Understanding the CAP Theorem
The theorem states that networked shared-data systems can only guarantee/strongly support two of the following three properties:
- Consistency - A guarantee that every node in a distributed cluster returns the same, most recent, successful write. Consistency refers to every client having the same view of the data. There are various types of consistency models. Consistency in CAP (used to prove the theorem) refers to linearizability or sequential consistency, a very strong form of consistency.
- Availability -A guarantee that every request receives a response about whether it was successful or failed. Whether you want to read or write you will get some response back.
- Partition Tolerant -The system continues to operate despite arbitrary message loss or failure of part of the system. Irrespective of communication cut down among the nodes, system still works.
Often CAP theorem is misunderstood. It is not any 2 out of 3. Key point here is P is not visible to your customer. It is Technology solution to enable C and A. Customer can only experience C and A.
P is driven by wires, electricity, software and hardware and none of us have any control and often P may not be met. If P is existing, there is no challenge with A and C (except for latency issues). The problem comes when P is not met. Now we have two choices to make.
The C and A in ACID represent different concepts than C and in A in the CAP theorem.
The CAP theorem categorizes systems into three categories:
- CP (Consistent and Partition Tolerant) - At first glance, the CP category is confusing, i.e., a system that is consistent and partition tolerant but never available. CP is referring to a category of systems where availability is sacrificed only in the case of a network partition.

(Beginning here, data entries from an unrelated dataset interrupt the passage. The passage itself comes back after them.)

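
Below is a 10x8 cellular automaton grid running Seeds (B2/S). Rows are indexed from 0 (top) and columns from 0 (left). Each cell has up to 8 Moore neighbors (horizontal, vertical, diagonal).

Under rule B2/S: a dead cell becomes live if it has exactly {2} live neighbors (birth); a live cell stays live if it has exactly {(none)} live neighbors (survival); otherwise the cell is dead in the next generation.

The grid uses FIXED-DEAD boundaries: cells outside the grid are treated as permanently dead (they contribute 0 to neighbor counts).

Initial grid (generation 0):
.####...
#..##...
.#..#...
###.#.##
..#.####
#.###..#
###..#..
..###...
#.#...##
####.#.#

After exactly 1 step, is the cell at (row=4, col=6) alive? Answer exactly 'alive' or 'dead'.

Answer: dead

Derivation:
Simulating step by step:
Generation 0 (given above): 42 live cells
Generation 1: 7 live cells
#....#..
........
......##
........
........
........
......#.
.......#
........
....#...

Cell (4,6) at generation 1: 0 -> dead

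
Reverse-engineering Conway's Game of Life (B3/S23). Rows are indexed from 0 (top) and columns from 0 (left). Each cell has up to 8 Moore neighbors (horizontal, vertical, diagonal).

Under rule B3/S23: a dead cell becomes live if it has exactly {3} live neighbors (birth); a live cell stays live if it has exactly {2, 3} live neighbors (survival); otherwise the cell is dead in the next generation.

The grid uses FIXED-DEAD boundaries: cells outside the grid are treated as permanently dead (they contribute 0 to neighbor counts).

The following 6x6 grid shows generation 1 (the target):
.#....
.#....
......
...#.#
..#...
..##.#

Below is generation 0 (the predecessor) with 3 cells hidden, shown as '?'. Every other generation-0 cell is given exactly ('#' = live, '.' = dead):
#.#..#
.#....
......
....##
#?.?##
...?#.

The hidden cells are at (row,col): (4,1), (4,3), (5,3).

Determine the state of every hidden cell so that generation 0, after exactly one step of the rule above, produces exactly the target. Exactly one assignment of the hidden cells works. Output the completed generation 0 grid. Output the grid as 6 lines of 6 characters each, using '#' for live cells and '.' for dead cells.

Hidden generation-0 cells (in order): (4,1), (4,3), (5,3).
A hidden cell only influences target cells in its own 3x3 neighborhood. Try each of the 2^3 = 8 assignments, step the completed generation 0 forward once under B3/S23, and compare with the target:
  (4,1)=. (4,3)=. (5,3)=. -> step gives (3,3)='.' but target has '#' -> reject
  (4,1)=. (4,3)=. (5,3)=# -> step gives (3,3)='.' but target has '#' -> reject
  (4,1)=. (4,3)=# (5,3)=. -> step gives (4,2)='.' but target has '#' -> reject
  (4,1)=. (4,3)=# (5,3)=# -> step gives (4,2)='.' but target has '#' -> reject
  (4,1)=# (4,3)=. (5,3)=. -> step gives (3,3)='.' but target has '#' -> reject
  (4,1)=# (4,3)=. (5,3)=# -> step gives (3,3)='.' but target has '#' -> reject
  (4,1)=# (4,3)=# (5,3)=. -> step gives (4,2)='.' but target has '#' -> reject
  (4,1)=# (4,3)=# (5,3)=# -> step reproduces the target at every cell -> ACCEPT
Unique solution: (4,1)=live, (4,3)=live, (5,3)=live.
Check: live-neighbor counts of every cell in the completed generation 0:
131110
222111
111122
222343
113464
223343
Applying B3/S23 to generation 0 with these counts gives:
.#....
.#....
......
...#.#
..#...
..##.#
which matches the target exactly.

Answer: #.#..#
.#....
......
....##
##.###
...##.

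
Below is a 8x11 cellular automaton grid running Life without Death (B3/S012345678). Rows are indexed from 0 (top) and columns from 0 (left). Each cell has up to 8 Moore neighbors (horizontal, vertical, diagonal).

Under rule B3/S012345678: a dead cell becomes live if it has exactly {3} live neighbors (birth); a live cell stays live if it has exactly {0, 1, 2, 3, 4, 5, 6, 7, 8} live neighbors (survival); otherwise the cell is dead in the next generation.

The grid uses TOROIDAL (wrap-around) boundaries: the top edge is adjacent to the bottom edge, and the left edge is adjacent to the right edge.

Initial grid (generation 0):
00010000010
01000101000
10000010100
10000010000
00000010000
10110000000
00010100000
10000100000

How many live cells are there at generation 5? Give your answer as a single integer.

Answer: 59

Derivation:
Simulating step by step:
Generation 0 (given above): 18 live cells
Generation 1: 29 live cells
00011010010
01000111100
11000110100
10000110000
01000010000
10111000000
01110100000
10000100000
Generation 2: 42 live cells
00011010110
11100111110
11001110100
10000110000
11111010000
10111100000
11110100000
11000110000
Generation 3: 51 live cells
00011010110
11100111110
11101110110
10000110001
11111010001
10111110001
11110100001
11000111001
Generation 4: 58 live cells
00011010110
11100111110
11111110110
10000110001
11111011011
10111110011
11110101011
11000111101
Generation 5: 59 live cells
00011010110
11100111110
11111110110
10000110001
11111011111
10111110011
11110101011
11000111101
Population at generation 5: 59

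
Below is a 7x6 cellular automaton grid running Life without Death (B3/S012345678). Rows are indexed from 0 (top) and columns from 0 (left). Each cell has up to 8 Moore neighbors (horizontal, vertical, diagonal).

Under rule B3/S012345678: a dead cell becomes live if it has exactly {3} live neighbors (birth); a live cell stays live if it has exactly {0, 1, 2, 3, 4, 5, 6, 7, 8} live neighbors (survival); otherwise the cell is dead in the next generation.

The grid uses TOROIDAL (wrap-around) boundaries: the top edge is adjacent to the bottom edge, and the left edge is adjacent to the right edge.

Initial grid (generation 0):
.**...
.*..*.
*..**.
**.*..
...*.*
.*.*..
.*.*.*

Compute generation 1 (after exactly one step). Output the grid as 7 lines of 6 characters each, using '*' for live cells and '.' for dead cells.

Answer: .****.
**..**
*..**.
**.*..
.*.*.*
.*.*..
.*.***

Derivation:
Simulating step by step:
Generation 0 (given above): 17 live cells
Generation 1: 23 live cells
(generation 1 grid is the final answer)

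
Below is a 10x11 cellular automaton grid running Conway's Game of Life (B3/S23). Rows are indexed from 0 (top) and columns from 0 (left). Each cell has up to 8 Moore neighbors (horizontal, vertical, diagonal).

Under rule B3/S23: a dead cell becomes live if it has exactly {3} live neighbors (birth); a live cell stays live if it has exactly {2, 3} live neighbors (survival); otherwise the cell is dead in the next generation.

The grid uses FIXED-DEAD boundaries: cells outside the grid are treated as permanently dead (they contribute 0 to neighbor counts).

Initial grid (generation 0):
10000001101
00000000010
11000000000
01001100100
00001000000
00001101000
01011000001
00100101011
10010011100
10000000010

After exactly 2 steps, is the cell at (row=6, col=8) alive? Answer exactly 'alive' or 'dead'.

Answer: alive

Derivation:
Simulating step by step:
Generation 0 (given above): 31 live cells
Generation 1: 32 live cells
00000000110
11000000110
11000000000
11001100000
00010010000
00000100000
00110000111
01100101011
01000011001
00000001100
Generation 2: 33 live cells
00000000110
11000000110
00100000000
11101100000
00000010000
00111000010
01111010101
01010001000
01100000001
00000011100

Cell (6,8) at generation 2: 1 -> alive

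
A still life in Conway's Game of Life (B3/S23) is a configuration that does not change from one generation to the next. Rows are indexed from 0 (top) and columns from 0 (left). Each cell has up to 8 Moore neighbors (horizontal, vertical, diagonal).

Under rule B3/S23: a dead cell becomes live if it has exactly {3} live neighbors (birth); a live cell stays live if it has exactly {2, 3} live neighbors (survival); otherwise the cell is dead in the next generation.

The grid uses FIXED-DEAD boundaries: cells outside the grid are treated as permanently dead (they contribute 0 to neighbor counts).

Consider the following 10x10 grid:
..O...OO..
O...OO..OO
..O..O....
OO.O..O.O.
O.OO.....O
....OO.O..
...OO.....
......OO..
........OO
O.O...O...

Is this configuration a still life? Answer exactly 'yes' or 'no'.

Answer: no

Derivation:
Compute generation 1 and compare to generation 0 (given above):
Generation 1:
.....OOOO.
.O.OOO.OO.
O.OO.OOOOO
O..OO.....
O.OO.OOOO.
..O..O....
...OO..O..
.......OO.
......O.O.
..........
Cell (0,2) differs: gen0=1 vs gen1=0 -> NOT a still life.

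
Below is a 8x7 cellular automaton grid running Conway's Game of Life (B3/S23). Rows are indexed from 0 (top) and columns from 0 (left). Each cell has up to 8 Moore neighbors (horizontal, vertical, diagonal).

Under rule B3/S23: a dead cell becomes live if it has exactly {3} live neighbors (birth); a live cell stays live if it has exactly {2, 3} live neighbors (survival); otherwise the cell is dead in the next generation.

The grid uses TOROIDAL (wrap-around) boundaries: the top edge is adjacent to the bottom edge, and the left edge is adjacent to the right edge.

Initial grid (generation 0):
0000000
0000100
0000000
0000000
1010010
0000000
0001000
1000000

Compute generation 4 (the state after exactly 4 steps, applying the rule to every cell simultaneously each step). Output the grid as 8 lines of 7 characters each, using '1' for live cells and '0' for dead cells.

Answer: 0000000
0000000
0000000
0000000
0000000
0000000
0000000
0000000

Derivation:
Simulating step by step:
Generation 0 (given above): 6 live cells
Generation 1: 0 live cells
0000000
0000000
0000000
0000000
0000000
0000000
0000000
0000000
Generation 2: 0 live cells
0000000
0000000
0000000
0000000
0000000
0000000
0000000
0000000
Generation 3: 0 live cells
0000000
0000000
0000000
0000000
0000000
0000000
0000000
0000000
Generation 4: 0 live cells
(generation 4 grid is the final answer)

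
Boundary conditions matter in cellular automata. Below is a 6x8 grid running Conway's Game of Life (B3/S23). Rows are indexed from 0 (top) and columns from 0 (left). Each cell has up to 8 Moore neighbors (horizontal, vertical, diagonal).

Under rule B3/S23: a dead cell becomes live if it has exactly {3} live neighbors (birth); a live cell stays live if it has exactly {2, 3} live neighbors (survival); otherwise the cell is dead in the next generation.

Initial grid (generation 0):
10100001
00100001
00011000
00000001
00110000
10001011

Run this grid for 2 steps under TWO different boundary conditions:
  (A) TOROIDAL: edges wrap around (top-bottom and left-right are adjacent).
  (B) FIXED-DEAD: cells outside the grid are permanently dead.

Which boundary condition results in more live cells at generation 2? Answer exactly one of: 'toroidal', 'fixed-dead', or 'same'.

Answer: toroidal

Derivation:
Under TOROIDAL boundary, generation 2:
00010000
11110000
10010000
00101000
00110100
01110000
Population = 15

Under FIXED-DEAD boundary, generation 2:
01100000
01100000
01010000
00101000
00111000
00000000
Population = 11

Comparison: toroidal=15, fixed-dead=11 -> toroidal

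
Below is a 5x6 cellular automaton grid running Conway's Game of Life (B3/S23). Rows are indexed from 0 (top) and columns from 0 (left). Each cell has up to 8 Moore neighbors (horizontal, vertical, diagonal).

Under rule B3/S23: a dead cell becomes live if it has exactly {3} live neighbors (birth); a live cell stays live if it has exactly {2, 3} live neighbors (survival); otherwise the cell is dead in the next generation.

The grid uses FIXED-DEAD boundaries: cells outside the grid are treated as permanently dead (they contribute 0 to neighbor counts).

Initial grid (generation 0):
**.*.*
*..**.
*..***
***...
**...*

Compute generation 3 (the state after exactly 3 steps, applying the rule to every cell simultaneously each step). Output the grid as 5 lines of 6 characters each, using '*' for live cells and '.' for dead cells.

Simulating step by step:
Generation 0 (given above): 17 live cells
Generation 1: 12 live cells
****..
*.....
*....*
..**.*
*.*...
Generation 2: 13 live cells
***...
*.*...
.*..*.
..***.
.***..
Generation 3: 10 live cells
(generation 3 grid is the final answer)

Answer: *.*...
*.**..
.*..*.
....*.
.*..*.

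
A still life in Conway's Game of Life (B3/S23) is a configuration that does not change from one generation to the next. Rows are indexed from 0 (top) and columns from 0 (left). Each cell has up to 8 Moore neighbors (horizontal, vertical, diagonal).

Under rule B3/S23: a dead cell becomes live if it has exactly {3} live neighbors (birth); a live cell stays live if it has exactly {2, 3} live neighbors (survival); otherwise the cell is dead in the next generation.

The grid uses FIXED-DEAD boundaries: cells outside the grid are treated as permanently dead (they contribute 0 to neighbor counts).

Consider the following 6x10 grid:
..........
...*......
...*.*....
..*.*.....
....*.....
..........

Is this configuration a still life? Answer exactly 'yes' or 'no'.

Compute generation 1 and compare to generation 0 (given above):
Generation 1:
..........
....*.....
..**......
....**....
...*......
..........
Cell (1,3) differs: gen0=1 vs gen1=0 -> NOT a still life.

Answer: no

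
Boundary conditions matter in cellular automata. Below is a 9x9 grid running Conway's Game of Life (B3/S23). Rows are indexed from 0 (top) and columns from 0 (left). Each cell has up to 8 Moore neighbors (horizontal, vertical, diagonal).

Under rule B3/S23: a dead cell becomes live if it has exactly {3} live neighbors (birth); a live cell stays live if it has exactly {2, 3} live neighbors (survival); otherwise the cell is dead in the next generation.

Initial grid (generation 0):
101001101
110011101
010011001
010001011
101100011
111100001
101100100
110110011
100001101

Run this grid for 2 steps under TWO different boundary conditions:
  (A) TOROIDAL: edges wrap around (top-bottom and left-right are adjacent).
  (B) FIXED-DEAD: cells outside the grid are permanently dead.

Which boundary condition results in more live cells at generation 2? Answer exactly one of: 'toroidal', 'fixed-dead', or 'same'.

Answer: fixed-dead

Derivation:
Under TOROIDAL boundary, generation 2:
000000000
011100000
010010000
010101000
001100000
000111000
000110000
001110000
001110000
Population = 21

Under FIXED-DEAD boundary, generation 2:
010100000
101100010
000010000
100101000
101100000
000111010
000110011
110110001
110111010
Population = 32

Comparison: toroidal=21, fixed-dead=32 -> fixed-dead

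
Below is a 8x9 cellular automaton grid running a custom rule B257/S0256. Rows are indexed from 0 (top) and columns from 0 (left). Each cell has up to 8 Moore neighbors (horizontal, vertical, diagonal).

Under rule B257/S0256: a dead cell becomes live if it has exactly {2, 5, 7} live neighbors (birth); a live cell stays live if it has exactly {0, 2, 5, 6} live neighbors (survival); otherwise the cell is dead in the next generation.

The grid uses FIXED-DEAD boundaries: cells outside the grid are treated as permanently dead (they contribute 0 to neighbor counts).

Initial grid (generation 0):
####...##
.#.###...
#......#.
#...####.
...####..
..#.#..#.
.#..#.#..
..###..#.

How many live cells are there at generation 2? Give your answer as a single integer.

Simulating step by step:
Generation 0 (given above): 31 live cells
Generation 1: 32 live cells
#....##..
..#......
#.#.#####
.#...##.#
.##.###.#
.###...#.
.#....#.#
.##.#.#..
Generation 2: 23 live cells
##.......
#....##.#
..#.#...#
....#.##.
..#....##
..#......
....#.#..
#####....
Population at generation 2: 23

Answer: 23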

- CA (Consistent and Available) - CA systems are consistent and available systems in the absence of any network partition. Often a single node's DB servers are categorized as CA systems. Single node DB servers do not need to deal with partition tolerance and are thus considered CA systems. The only hole in this theory is that single node DB systems are not a network of shared data systems and thus do not fall under the preview of CAP.
- AP (Available and Partition Tolerant) - These are systems that are available and partition tolerant but cannot guarantee consistency.